CommentsWhy is it such a surprise to these idiot politicians when businesses flee, when they try to hinder any business that used to try to locate here. No worries, IT WILL get worse before it gets better, I promise. So hang in there politicians, and continue to keep the same old song, Halifax and SoBo don't need no stinking businesses!!!!!!
- By For Real on 07 / 03 / 14
CommentsI wonder how we manage with DirecTV and DishTV not having local offices? While this does present a problem for the "unbanked", maybe those people shouldn't have Cable TV payments to worry about to begin with.
- By WellManageAnyhow on 07 / 04 / 14
CommentsEither of you ever tried to work out a problem with Comcast via phone or even online?
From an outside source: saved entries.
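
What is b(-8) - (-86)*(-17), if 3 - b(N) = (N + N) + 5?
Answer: -1448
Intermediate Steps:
b(N) = -2 - 2*N (b(N) = 3 - ((N + N) + 5) = 3 - (2*N + 5) = 3 - (5 + 2*N) = 3 + (-5 - 2*N) = -2 - 2*N)
b(-8) - (-86)*(-17) = (-2 - 2*(-8)) - (-86)*(-17) = (-2 + 16) - 86*17 = 14 - 1462 = -1448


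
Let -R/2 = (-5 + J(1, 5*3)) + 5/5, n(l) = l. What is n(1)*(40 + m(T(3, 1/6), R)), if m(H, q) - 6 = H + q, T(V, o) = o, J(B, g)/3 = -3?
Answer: 433/6 ≈ 72.167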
You wanna talk about an exercise in frustration...
Even face to face will usually take them a couple tries to get it resolved; i.e. I turned in my equipment and cancelled the service at the Danville office and still got bills for three months afterwards. I don't like having to take time off work to go handle mess like that, but it's what I ended up doing- twice! 3rd time was the charm, after I had lost any charm I might have had.
Now, folks here will have to drive 30 miles (or in case of points east, farther) and wait forever, because there is rarely more than one CS window open in the Danville office, they are slow as molasses in winter, and it will never occur to anyone there to add staff to handle the increased traffic.
Comcast, like many conglomerates, is now too big and unwieldy to be efficient- and it shows.